Professors turned co-founders

The idea for the new battery came during CEO, Dr. Biton’s, doctoral studies in London, in collaboration with two of his supervising professors - Dr. Farid Tariq and Dr. Vladimir Yufit - serving as both CSO and CTO, respectively. The trio researched a phenomenon happening in battery combustion, just like with the Note-7 cases, as a result of the formation of Dendrites - branched extensions that can short circuit the system, or eventually lead to combustion. With the help of specialized equipment the three researchers were the first to understand that those same Dendrites could be used to their advantage, to create a more efficient battery.

Addionics is not a lonely engine powering the battery sector. More than a few public companies and dozens of up-and-coming startups cover the battery space. So naturally, we wondered what makes the Israeli company’s solution different from the rest?

CTO and co-founder, Vladimir Yufit, told us that there are other companies operating in the sphere that provide better batteries based on advanced engineering solutions.

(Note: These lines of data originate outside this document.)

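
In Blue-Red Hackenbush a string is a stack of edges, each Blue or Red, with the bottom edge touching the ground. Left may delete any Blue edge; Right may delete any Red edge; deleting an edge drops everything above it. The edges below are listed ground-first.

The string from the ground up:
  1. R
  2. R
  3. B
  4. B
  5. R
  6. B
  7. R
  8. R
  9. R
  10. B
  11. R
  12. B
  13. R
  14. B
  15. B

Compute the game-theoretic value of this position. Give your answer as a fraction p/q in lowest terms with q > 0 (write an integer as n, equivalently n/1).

Prefix values for R R B B R B R R R B R B R B B via {L|R} + simplicity:
R: Left {  }, Right { 0 } = simplest -1
RR: Left {  }, Right { -1, 0 } = simplest -2
RRB: Left { -2 }, Right { -1, 0 } = simplest -3/2
RRBB: Left { -2, -3/2 }, Right { -1, 0 } = simplest -5/4
RRBBR: Left { -2, -3/2 }, Right { -5/4, -1, 0 } = simplest -11/8
RRBBRB: Left { -2, -3/2, -11/8 }, Right { -5/4, -1, 0 } = simplest -21/16
RRBBRBR: Left { -2, -3/2, -11/8 }, Right { -21/16, -5/4, -1, 0 } = simplest -43/32
RRBBRBRR: Left { -2, -3/2, -11/8 }, Right { -43/32, -21/16, -5/4, -1, 0 } = simplest -87/64
RRBBRBRRR: Left { -2, -3/2, -11/8 }, Right { -87/64, -43/32, -21/16, -5/4, -1, 0 } = simplest -175/128
RRBBRBRRRB: Left { -2, -3/2, -11/8, -175/128 }, Right { -87/64, -43/32, -21/16, -5/4, -1, 0 } = simplest -349/256
RRBBRBRRRBR: Left { -2, -3/2, -11/8, -175/128 }, Right { -349/256, -87/64, -43/32, -21/16, -5/4, -1, 0 } = simplest -699/512
RRBBRBRRRBRB: Left { -2, -3/2, -11/8, -175/128, -699/512 }, Right { -349/256, -87/64, -43/32, -21/16, -5/4, -1, 0 } = simplest -1397/1024
RRBBRBRRRBRBR: Left { -2, -3/2, -11/8, -175/128, -699/512 }, Right { -1397/1024, -349/256, -87/64, -43/32, -21/16, -5/4, -1, 0 } = simplest -2795/2048
RRBBRBRRRBRBRB: Left { -2, -3/2, -11/8, -175/128, -699/512, -2795/2048 }, Right { -1397/1024, -349/256, -87/64, -43/32, -21/16, -5/4, -1, 0 } = simplest -5589/4096
RRBBRBRRRBRBRBB: Left { -2, -3/2, -11/8, -175/128, -699/512, -2795/2048, -5589/4096 }, Right { -1397/1024, -349/256, -87/64, -43/32, -21/16, -5/4, -1, 0 } = simplest -11177/8192

-11177/8192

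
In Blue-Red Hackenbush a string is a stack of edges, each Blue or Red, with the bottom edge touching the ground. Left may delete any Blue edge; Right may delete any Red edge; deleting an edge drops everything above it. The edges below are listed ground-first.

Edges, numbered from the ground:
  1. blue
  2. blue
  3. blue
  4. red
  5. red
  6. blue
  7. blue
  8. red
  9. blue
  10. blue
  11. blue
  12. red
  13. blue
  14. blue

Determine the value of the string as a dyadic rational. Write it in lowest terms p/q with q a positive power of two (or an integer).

v(b) = { 0 | none } so 1
v(bb) = { 0 1 | none } so 2
v(bbb) = { 0 1 2 | none } so 3
v(bbbr) = { 0 1 2 | 3 } so 5/2
v(bbbrr) = { 0 1 2 | 5/2 3 } so 9/4
v(bbbrrb) = { 0 1 2 9/4 | 5/2 3 } so 19/8
v(bbbrrbb) = { 0 1 2 9/4 19/8 | 5/2 3 } so 39/16
v(bbbrrbbr) = { 0 1 2 9/4 19/8 | 39/16 5/2 3 } so 77/32
v(bbbrrbbrb) = { 0 1 2 9/4 19/8 77/32 | 39/16 5/2 3 } so 155/64
v(bbbrrbbrbb) = { 0 1 2 9/4 19/8 77/32 155/64 | 39/16 5/2 3 } so 311/128
v(bbbrrbbrbbb) = { 0 1 2 9/4 19/8 77/32 155/64 311/128 | 39/16 5/2 3 } so 623/256
v(bbbrrbbrbbbr) = { 0 1 2 9/4 19/8 77/32 155/64 311/128 | 623/256 39/16 5/2 3 } so 1245/512
v(bbbrrbbrbbbrb) = { 0 1 2 9/4 19/8 77/32 155/64 311/128 1245/512 | 623/256 39/16 5/2 3 } so 2491/1024
v(bbbrrbbrbbbrbb) = { 0 1 2 9/4 19/8 77/32 155/64 311/128 1245/512 2491/1024 | 623/256 39/16 5/2 3 } so 4983/2048

4983/2048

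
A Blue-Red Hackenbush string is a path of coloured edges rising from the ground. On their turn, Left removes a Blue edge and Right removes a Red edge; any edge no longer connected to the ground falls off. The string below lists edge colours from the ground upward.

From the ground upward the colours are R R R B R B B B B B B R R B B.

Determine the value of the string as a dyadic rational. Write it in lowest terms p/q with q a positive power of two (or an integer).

g_1 [R]  L=[·]  R=[0]  — -1
g_2 [RR]  L=[·]  R=[-1 0]  — -2
g_3 [RRR]  L=[·]  R=[-2 -1 0]  — -3
g_4 [RRRB]  L=[-3]  R=[-2 -1 0]  — -5/2
g_5 [RRRBR]  L=[-3]  R=[-5/2 -2 -1 0]  — -11/4
g_6 [RRRBRB]  L=[-3 -11/4]  R=[-5/2 -2 -1 0]  — -21/8
g_7 [RRRBRBB]  L=[-3 -11/4 -21/8]  R=[-5/2 -2 -1 0]  — -41/16
g_8 [RRRBRBBB]  L=[-3 -11/4 -21/8 -41/16]  R=[-5/2 -2 -1 0]  — -81/32
g_9 [RRRBRBBBB]  L=[-3 -11/4 -21/8 -41/16 -81/32]  R=[-5/2 -2 -1 0]  — -161/64
g_10 [RRRBRBBBBB]  L=[-3 -11/4 -21/8 -41/16 -81/32 -161/64]  R=[-5/2 -2 -1 0]  — -321/128
g_11 [RRRBRBBBBBB]  L=[-3 -11/4 -21/8 -41/16 -81/32 -161/64 -321/128]  R=[-5/2 -2 -1 0]  — -641/256
g_12 [RRRBRBBBBBBR]  L=[-3 -11/4 -21/8 -41/16 -81/32 -161/64 -321/128]  R=[-641/256 -5/2 -2 -1 0]  — -1283/512
g_13 [RRRBRBBBBBBRR]  L=[-3 -11/4 -21/8 -41/16 -81/32 -161/64 -321/128]  R=[-1283/512 -641/256 -5/2 -2 -1 0]  — -2567/1024
g_14 [RRRBRBBBBBBRRB]  L=[-3 -11/4 -21/8 -41/16 -81/32 -161/64 -321/128 -2567/1024]  R=[-1283/512 -641/256 -5/2 -2 -1 0]  — -5133/2048
g_15 [RRRBRBBBBBBRRBB]  L=[-3 -11/4 -21/8 -41/16 -81/32 -161/64 -321/128 -2567/1024 -5133/2048]  R=[-1283/512 -641/256 -5/2 -2 -1 0]  — -10265/4096

-10265/4096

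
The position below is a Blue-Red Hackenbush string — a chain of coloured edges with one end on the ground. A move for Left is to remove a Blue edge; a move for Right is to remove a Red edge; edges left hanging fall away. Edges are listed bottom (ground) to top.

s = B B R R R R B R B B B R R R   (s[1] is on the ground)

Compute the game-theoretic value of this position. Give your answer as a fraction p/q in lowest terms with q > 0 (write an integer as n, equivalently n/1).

4465/4096

v(B) = { 0 | ∅ } ⇒ 1
v(BB) = { 0 1 | ∅ } ⇒ 2
v(BBR) = { 0 1 | 2 } ⇒ 3/2
v(BBRR) = { 0 1 | 3/2 2 } ⇒ 5/4
v(BBRRR) = { 0 1 | 5/4 3/2 2 } ⇒ 9/8
v(BBRRRR) = { 0 1 | 9/8 5/4 3/2 2 } ⇒ 17/16
v(BBRRRRB) = { 0 1 17/16 | 9/8 5/4 3/2 2 } ⇒ 35/32
v(BBRRRRBR) = { 0 1 17/16 | 35/32 9/8 5/4 3/2 2 } ⇒ 69/64
v(BBRRRRBRB) = { 0 1 17/16 69/64 | 35/32 9/8 5/4 3/2 2 } ⇒ 139/128
v(BBRRRRBRBB) = { 0 1 17/16 69/64 139/128 | 35/32 9/8 5/4 3/2 2 } ⇒ 279/256
v(BBRRRRBRBBB) = { 0 1 17/16 69/64 139/128 279/256 | 35/32 9/8 5/4 3/2 2 } ⇒ 559/512
v(BBRRRRBRBBBR) = { 0 1 17/16 69/64 139/128 279/256 | 559/512 35/32 9/8 5/4 3/2 2 } ⇒ 1117/1024
v(BBRRRRBRBBBRR) = { 0 1 17/16 69/64 139/128 279/256 | 1117/1024 559/512 35/32 9/8 5/4 3/2 2 } ⇒ 2233/2048
v(BBRRRRBRBBBRRR) = { 0 1 17/16 69/64 139/128 279/256 | 2233/2048 1117/1024 559/512 35/32 9/8 5/4 3/2 2 } ⇒ 4465/4096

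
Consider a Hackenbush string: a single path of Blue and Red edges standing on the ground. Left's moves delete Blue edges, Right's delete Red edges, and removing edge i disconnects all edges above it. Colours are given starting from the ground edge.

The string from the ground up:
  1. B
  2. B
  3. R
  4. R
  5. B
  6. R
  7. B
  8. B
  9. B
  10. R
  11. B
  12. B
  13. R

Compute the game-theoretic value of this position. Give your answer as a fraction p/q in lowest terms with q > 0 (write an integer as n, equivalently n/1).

B: Left { 0 }, Right { · } => simplest 1
BB: Left { 0 1 }, Right { · } => simplest 2
BBR: Left { 0 1 }, Right { 2 } => simplest 3/2
BBRR: Left { 0 1 }, Right { 3/2 2 } => simplest 5/4
BBRRB: Left { 0 1 5/4 }, Right { 3/2 2 } => simplest 11/8
BBRRBR: Left { 0 1 5/4 }, Right { 11/8 3/2 2 } => simplest 21/16
BBRRBRB: Left { 0 1 5/4 21/16 }, Right { 11/8 3/2 2 } => simplest 43/32
BBRRBRBB: Left { 0 1 5/4 21/16 43/32 }, Right { 11/8 3/2 2 } => simplest 87/64
BBRRBRBBB: Left { 0 1 5/4 21/16 43/32 87/64 }, Right { 11/8 3/2 2 } => simplest 175/128
BBRRBRBBBR: Left { 0 1 5/4 21/16 43/32 87/64 }, Right { 175/128 11/8 3/2 2 } => simplest 349/256
BBRRBRBBBRB: Left { 0 1 5/4 21/16 43/32 87/64 349/256 }, Right { 175/128 11/8 3/2 2 } => simplest 699/512
BBRRBRBBBRBB: Left { 0 1 5/4 21/16 43/32 87/64 349/256 699/512 }, Right { 175/128 11/8 3/2 2 } => simplest 1399/1024
BBRRBRBBBRBBR: Left { 0 1 5/4 21/16 43/32 87/64 349/256 699/512 }, Right { 1399/1024 175/128 11/8 3/2 2 } => simplest 2797/2048

2797/2048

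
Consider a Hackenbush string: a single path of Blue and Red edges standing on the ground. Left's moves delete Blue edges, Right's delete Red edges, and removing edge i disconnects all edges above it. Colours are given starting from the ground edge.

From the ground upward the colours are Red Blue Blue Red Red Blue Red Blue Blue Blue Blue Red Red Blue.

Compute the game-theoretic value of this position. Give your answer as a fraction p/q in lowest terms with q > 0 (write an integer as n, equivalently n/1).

Recurse on prefixes of the 14-edge string Red Blue Blue Red Red Blue Red Blue Blue Blue Blue Red Red Blue:
v(R) = { (no moves) | 0 } so -1
v(RB) = { -1 | 0 } so -1/2
v(RBB) = { -1 -1/2 | 0 } so -1/4
v(RBBR) = { -1 -1/2 | -1/4 0 } so -3/8
v(RBBRR) = { -1 -1/2 | -3/8 -1/4 0 } so -7/16
v(RBBRRB) = { -1 -1/2 -7/16 | -3/8 -1/4 0 } so -13/32
v(RBBRRBR) = { -1 -1/2 -7/16 | -13/32 -3/8 -1/4 0 } so -27/64
v(RBBRRBRB) = { -1 -1/2 -7/16 -27/64 | -13/32 -3/8 -1/4 0 } so -53/128
v(RBBRRBRBB) = { -1 -1/2 -7/16 -27/64 -53/128 | -13/32 -3/8 -1/4 0 } so -105/256
v(RBBRRBRBBB) = { -1 -1/2 -7/16 -27/64 -53/128 -105/256 | -13/32 -3/8 -1/4 0 } so -209/512
v(RBBRRBRBBBB) = { -1 -1/2 -7/16 -27/64 -53/128 -105/256 -209/512 | -13/32 -3/8 -1/4 0 } so -417/1024
v(RBBRRBRBBBBR) = { -1 -1/2 -7/16 -27/64 -53/128 -105/256 -209/512 | -417/1024 -13/32 -3/8 -1/4 0 } so -835/2048
v(RBBRRBRBBBBRR) = { -1 -1/2 -7/16 -27/64 -53/128 -105/256 -209/512 | -835/2048 -417/1024 -13/32 -3/8 -1/4 0 } so -1671/4096
v(RBBRRBRBBBBRRB) = { -1 -1/2 -7/16 -27/64 -53/128 -105/256 -209/512 -1671/4096 | -835/2048 -417/1024 -13/32 -3/8 -1/4 0 } so -3341/8192

-3341/8192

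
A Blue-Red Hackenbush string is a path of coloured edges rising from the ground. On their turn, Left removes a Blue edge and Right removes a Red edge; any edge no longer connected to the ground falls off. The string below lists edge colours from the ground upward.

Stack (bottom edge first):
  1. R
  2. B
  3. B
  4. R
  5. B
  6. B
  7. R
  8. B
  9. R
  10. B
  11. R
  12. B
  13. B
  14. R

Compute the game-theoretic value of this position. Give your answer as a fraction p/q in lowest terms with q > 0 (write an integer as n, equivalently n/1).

-2387/8192

Prefix values for R B B R B B R B R B R B B R via {L|R} + simplicity:
R: Left { ∅ }, Right { 0 } ⇒ simplest -1
RB: Left { -1 }, Right { 0 } ⇒ simplest -1/2
RBB: Left { -1 -1/2 }, Right { 0 } ⇒ simplest -1/4
RBBR: Left { -1 -1/2 }, Right { -1/4 0 } ⇒ simplest -3/8
RBBRB: Left { -1 -1/2 -3/8 }, Right { -1/4 0 } ⇒ simplest -5/16
RBBRBB: Left { -1 -1/2 -3/8 -5/16 }, Right { -1/4 0 } ⇒ simplest -9/32
RBBRBBR: Left { -1 -1/2 -3/8 -5/16 }, Right { -9/32 -1/4 0 } ⇒ simplest -19/64
RBBRBBRB: Left { -1 -1/2 -3/8 -5/16 -19/64 }, Right { -9/32 -1/4 0 } ⇒ simplest -37/128
RBBRBBRBR: Left { -1 -1/2 -3/8 -5/16 -19/64 }, Right { -37/128 -9/32 -1/4 0 } ⇒ simplest -75/256
RBBRBBRBRB: Left { -1 -1/2 -3/8 -5/16 -19/64 -75/256 }, Right { -37/128 -9/32 -1/4 0 } ⇒ simplest -149/512
RBBRBBRBRBR: Left { -1 -1/2 -3/8 -5/16 -19/64 -75/256 }, Right { -149/512 -37/128 -9/32 -1/4 0 } ⇒ simplest -299/1024
RBBRBBRBRBRB: Left { -1 -1/2 -3/8 -5/16 -19/64 -75/256 -299/1024 }, Right { -149/512 -37/128 -9/32 -1/4 0 } ⇒ simplest -597/2048
RBBRBBRBRBRBB: Left { -1 -1/2 -3/8 -5/16 -19/64 -75/256 -299/1024 -597/2048 }, Right { -149/512 -37/128 -9/32 -1/4 0 } ⇒ simplest -1193/4096
RBBRBBRBRBRBBR: Left { -1 -1/2 -3/8 -5/16 -19/64 -75/256 -299/1024 -597/2048 }, Right { -1193/4096 -149/512 -37/128 -9/32 -1/4 0 } ⇒ simplest -2387/8192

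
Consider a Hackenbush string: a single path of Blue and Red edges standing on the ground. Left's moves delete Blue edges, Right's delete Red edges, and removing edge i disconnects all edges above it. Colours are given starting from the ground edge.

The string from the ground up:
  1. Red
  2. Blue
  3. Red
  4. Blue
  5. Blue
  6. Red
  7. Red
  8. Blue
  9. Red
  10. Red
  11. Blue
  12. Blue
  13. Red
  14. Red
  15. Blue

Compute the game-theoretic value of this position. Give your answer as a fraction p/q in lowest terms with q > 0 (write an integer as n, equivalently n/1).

G(R) = { ∅ | 0 } ⇒ -1
G(RB) = { -1 | 0 } ⇒ -1/2
G(RBR) = { -1 | -1/2,0 } ⇒ -3/4
G(RBRB) = { -1,-3/4 | -1/2,0 } ⇒ -5/8
G(RBRBB) = { -1,-3/4,-5/8 | -1/2,0 } ⇒ -9/16
G(RBRBBR) = { -1,-3/4,-5/8 | -9/16,-1/2,0 } ⇒ -19/32
G(RBRBBRR) = { -1,-3/4,-5/8 | -19/32,-9/16,-1/2,0 } ⇒ -39/64
G(RBRBBRRB) = { -1,-3/4,-5/8,-39/64 | -19/32,-9/16,-1/2,0 } ⇒ -77/128
G(RBRBBRRBR) = { -1,-3/4,-5/8,-39/64 | -77/128,-19/32,-9/16,-1/2,0 } ⇒ -155/256
G(RBRBBRRBRR) = { -1,-3/4,-5/8,-39/64 | -155/256,-77/128,-19/32,-9/16,-1/2,0 } ⇒ -311/512
G(RBRBBRRBRRB) = { -1,-3/4,-5/8,-39/64,-311/512 | -155/256,-77/128,-19/32,-9/16,-1/2,0 } ⇒ -621/1024
G(RBRBBRRBRRBB) = { -1,-3/4,-5/8,-39/64,-311/512,-621/1024 | -155/256,-77/128,-19/32,-9/16,-1/2,0 } ⇒ -1241/2048
G(RBRBBRRBRRBBR) = { -1,-3/4,-5/8,-39/64,-311/512,-621/1024 | -1241/2048,-155/256,-77/128,-19/32,-9/16,-1/2,0 } ⇒ -2483/4096
G(RBRBBRRBRRBBRR) = { -1,-3/4,-5/8,-39/64,-311/512,-621/1024 | -2483/4096,-1241/2048,-155/256,-77/128,-19/32,-9/16,-1/2,0 } ⇒ -4967/8192
G(RBRBBRRBRRBBRRB) = { -1,-3/4,-5/8,-39/64,-311/512,-621/1024,-4967/8192 | -2483/4096,-1241/2048,-155/256,-77/128,-19/32,-9/16,-1/2,0 } ⇒ -9933/16384

-9933/16384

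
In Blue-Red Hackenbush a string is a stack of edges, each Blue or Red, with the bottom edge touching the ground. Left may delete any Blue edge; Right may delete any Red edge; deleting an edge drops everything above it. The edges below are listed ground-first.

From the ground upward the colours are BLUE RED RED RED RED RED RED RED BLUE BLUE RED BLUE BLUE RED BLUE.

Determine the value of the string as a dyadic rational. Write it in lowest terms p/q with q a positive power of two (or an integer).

219/16384

Recurse on prefixes of the 15-edge string BLUE RED RED RED RED RED RED RED BLUE BLUE RED BLUE BLUE RED BLUE:
B: Left { 0 }, Right { ∅ } ⇒ simplest 1
BR: Left { 0 }, Right { 1 } ⇒ simplest 1/2
BRR: Left { 0 }, Right { 1/2, 1 } ⇒ simplest 1/4
BRRR: Left { 0 }, Right { 1/4, 1/2, 1 } ⇒ simplest 1/8
BRRRR: Left { 0 }, Right { 1/8, 1/4, 1/2, 1 } ⇒ simplest 1/16
BRRRRR: Left { 0 }, Right { 1/16, 1/8, 1/4, 1/2, 1 } ⇒ simplest 1/32
BRRRRRR: Left { 0 }, Right { 1/32, 1/16, 1/8, 1/4, 1/2, 1 } ⇒ simplest 1/64
BRRRRRRR: Left { 0 }, Right { 1/64, 1/32, 1/16, 1/8, 1/4, 1/2, 1 } ⇒ simplest 1/128
BRRRRRRRB: Left { 0, 1/128 }, Right { 1/64, 1/32, 1/16, 1/8, 1/4, 1/2, 1 } ⇒ simplest 3/256
BRRRRRRRBB: Left { 0, 1/128, 3/256 }, Right { 1/64, 1/32, 1/16, 1/8, 1/4, 1/2, 1 } ⇒ simplest 7/512
BRRRRRRRBBR: Left { 0, 1/128, 3/256 }, Right { 7/512, 1/64, 1/32, 1/16, 1/8, 1/4, 1/2, 1 } ⇒ simplest 13/1024
BRRRRRRRBBRB: Left { 0, 1/128, 3/256, 13/1024 }, Right { 7/512, 1/64, 1/32, 1/16, 1/8, 1/4, 1/2, 1 } ⇒ simplest 27/2048
BRRRRRRRBBRBB: Left { 0, 1/128, 3/256, 13/1024, 27/2048 }, Right { 7/512, 1/64, 1/32, 1/16, 1/8, 1/4, 1/2, 1 } ⇒ simplest 55/4096
BRRRRRRRBBRBBR: Left { 0, 1/128, 3/256, 13/1024, 27/2048 }, Right { 55/4096, 7/512, 1/64, 1/32, 1/16, 1/8, 1/4, 1/2, 1 } ⇒ simplest 109/8192
BRRRRRRRBBRBBRB: Left { 0, 1/128, 3/256, 13/1024, 27/2048, 109/8192 }, Right { 55/4096, 7/512, 1/64, 1/32, 1/16, 1/8, 1/4, 1/2, 1 } ⇒ simplest 219/16384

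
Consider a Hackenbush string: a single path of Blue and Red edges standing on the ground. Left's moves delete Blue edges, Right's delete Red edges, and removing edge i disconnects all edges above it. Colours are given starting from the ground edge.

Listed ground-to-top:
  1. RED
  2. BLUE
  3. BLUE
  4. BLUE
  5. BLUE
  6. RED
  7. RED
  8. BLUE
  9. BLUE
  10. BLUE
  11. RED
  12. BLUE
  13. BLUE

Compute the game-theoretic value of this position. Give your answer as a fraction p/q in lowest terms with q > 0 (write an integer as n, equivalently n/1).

-393/4096

Recurse on prefixes of the 13-edge string RED BLUE BLUE BLUE BLUE RED RED BLUE BLUE BLUE RED BLUE BLUE:
1 of 13 · R · max L −∞ · min R 0 = -1
2 of 13 · RB · max L -1 · min R 0 = -1/2
3 of 13 · RBB · max L -1/2 · min R 0 = -1/4
4 of 13 · RBBB · max L -1/4 · min R 0 = -1/8
5 of 13 · RBBBB · max L -1/8 · min R 0 = -1/16
6 of 13 · RBBBBR · max L -1/8 · min R -1/16 = -3/32
7 of 13 · RBBBBRR · max L -1/8 · min R -3/32 = -7/64
8 of 13 · RBBBBRRB · max L -7/64 · min R -3/32 = -13/128
9 of 13 · RBBBBRRBB · max L -13/128 · min R -3/32 = -25/256
10 of 13 · RBBBBRRBBB · max L -25/256 · min R -3/32 = -49/512
11 of 13 · RBBBBRRBBBR · max L -25/256 · min R -49/512 = -99/1024
12 of 13 · RBBBBRRBBBRB · max L -99/1024 · min R -49/512 = -197/2048
13 of 13 · RBBBBRRBBBRBB · max L -197/2048 · min R -49/512 = -393/4096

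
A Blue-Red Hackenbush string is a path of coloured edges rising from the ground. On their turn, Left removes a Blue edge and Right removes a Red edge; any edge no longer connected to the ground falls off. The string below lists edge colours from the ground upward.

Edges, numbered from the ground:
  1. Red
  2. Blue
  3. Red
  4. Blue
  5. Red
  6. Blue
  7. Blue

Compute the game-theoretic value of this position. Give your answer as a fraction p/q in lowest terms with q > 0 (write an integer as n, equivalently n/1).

Recurse on prefixes of the 7-edge string Red Blue Red Blue Red Blue Blue:
value_1 [R]  L=[none]  R=[0]  so -1
value_2 [RB]  L=[-1]  R=[0]  so -1/2
value_3 [RBR]  L=[-1]  R=[-1/2 0]  so -3/4
value_4 [RBRB]  L=[-1 -3/4]  R=[-1/2 0]  so -5/8
value_5 [RBRBR]  L=[-1 -3/4]  R=[-5/8 -1/2 0]  so -11/16
value_6 [RBRBRB]  L=[-1 -3/4 -11/16]  R=[-5/8 -1/2 0]  so -21/32
value_7 [RBRBRBB]  L=[-1 -3/4 -11/16 -21/32]  R=[-5/8 -1/2 0]  so -41/64

-41/64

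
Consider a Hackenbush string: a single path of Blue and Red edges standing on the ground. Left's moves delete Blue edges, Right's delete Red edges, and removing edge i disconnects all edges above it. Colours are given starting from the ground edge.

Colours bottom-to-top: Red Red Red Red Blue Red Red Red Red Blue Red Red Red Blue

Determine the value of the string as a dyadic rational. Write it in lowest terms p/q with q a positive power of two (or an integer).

-4061/1024

g_1 [R]  L=[(no moves)]  R=[0]  => -1
g_2 [RR]  L=[(no moves)]  R=[-1; 0]  => -2
g_3 [RRR]  L=[(no moves)]  R=[-2; -1; 0]  => -3
g_4 [RRRR]  L=[(no moves)]  R=[-3; -2; -1; 0]  => -4
g_5 [RRRRB]  L=[-4]  R=[-3; -2; -1; 0]  => -7/2
g_6 [RRRRBR]  L=[-4]  R=[-7/2; -3; -2; -1; 0]  => -15/4
g_7 [RRRRBRR]  L=[-4]  R=[-15/4; -7/2; -3; -2; -1; 0]  => -31/8
g_8 [RRRRBRRR]  L=[-4]  R=[-31/8; -15/4; -7/2; -3; -2; -1; 0]  => -63/16
g_9 [RRRRBRRRR]  L=[-4]  R=[-63/16; -31/8; -15/4; -7/2; -3; -2; -1; 0]  => -127/32
g_10 [RRRRBRRRRB]  L=[-4; -127/32]  R=[-63/16; -31/8; -15/4; -7/2; -3; -2; -1; 0]  => -253/64
g_11 [RRRRBRRRRBR]  L=[-4; -127/32]  R=[-253/64; -63/16; -31/8; -15/4; -7/2; -3; -2; -1; 0]  => -507/128
g_12 [RRRRBRRRRBRR]  L=[-4; -127/32]  R=[-507/128; -253/64; -63/16; -31/8; -15/4; -7/2; -3; -2; -1; 0]  => -1015/256
g_13 [RRRRBRRRRBRRR]  L=[-4; -127/32]  R=[-1015/256; -507/128; -253/64; -63/16; -31/8; -15/4; -7/2; -3; -2; -1; 0]  => -2031/512
g_14 [RRRRBRRRRBRRRB]  L=[-4; -127/32; -2031/512]  R=[-1015/256; -507/128; -253/64; -63/16; -31/8; -15/4; -7/2; -3; -2; -1; 0]  => -4061/1024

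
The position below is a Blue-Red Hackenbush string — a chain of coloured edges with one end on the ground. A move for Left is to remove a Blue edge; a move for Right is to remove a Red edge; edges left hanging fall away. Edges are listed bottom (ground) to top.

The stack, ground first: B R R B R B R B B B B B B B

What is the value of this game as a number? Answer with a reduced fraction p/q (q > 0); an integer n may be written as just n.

2815/8192

B: Left { 0 }, Right { · } → simplest 1
BR: Left { 0 }, Right { 1 } → simplest 1/2
BRR: Left { 0 }, Right { 1/2, 1 } → simplest 1/4
BRRB: Left { 0, 1/4 }, Right { 1/2, 1 } → simplest 3/8
BRRBR: Left { 0, 1/4 }, Right { 3/8, 1/2, 1 } → simplest 5/16
BRRBRB: Left { 0, 1/4, 5/16 }, Right { 3/8, 1/2, 1 } → simplest 11/32
BRRBRBR: Left { 0, 1/4, 5/16 }, Right { 11/32, 3/8, 1/2, 1 } → simplest 21/64
BRRBRBRB: Left { 0, 1/4, 5/16, 21/64 }, Right { 11/32, 3/8, 1/2, 1 } → simplest 43/128
BRRBRBRBB: Left { 0, 1/4, 5/16, 21/64, 43/128 }, Right { 11/32, 3/8, 1/2, 1 } → simplest 87/256
BRRBRBRBBB: Left { 0, 1/4, 5/16, 21/64, 43/128, 87/256 }, Right { 11/32, 3/8, 1/2, 1 } → simplest 175/512
BRRBRBRBBBB: Left { 0, 1/4, 5/16, 21/64, 43/128, 87/256, 175/512 }, Right { 11/32, 3/8, 1/2, 1 } → simplest 351/1024
BRRBRBRBBBBB: Left { 0, 1/4, 5/16, 21/64, 43/128, 87/256, 175/512, 351/1024 }, Right { 11/32, 3/8, 1/2, 1 } → simplest 703/2048
BRRBRBRBBBBBB: Left { 0, 1/4, 5/16, 21/64, 43/128, 87/256, 175/512, 351/1024, 703/2048 }, Right { 11/32, 3/8, 1/2, 1 } → simplest 1407/4096
BRRBRBRBBBBBBB: Left { 0, 1/4, 5/16, 21/64, 43/128, 87/256, 175/512, 351/1024, 703/2048, 1407/4096 }, Right { 11/32, 3/8, 1/2, 1 } → simplest 2815/8192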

However, he notes that “their production costs are extremely high, easily covered by military contracts, but out of reach for the private automotive, electronics and energy companies.” The CTO states that Addionics are taking battery engineering “to the next generation and at market prices - the result of true innovation.”

The company currently counts 3 key partnerships with multinational companies, which focus on implementing different chemistries in Addionics’ batteries. The startup has also raised $8 million to date, with nearly $4.5 million coming from Next Gear Ventures, Rothschild backed Merchant Banking, and additional investors. Addionics employs a team of 15, split between London and Tel Aviv.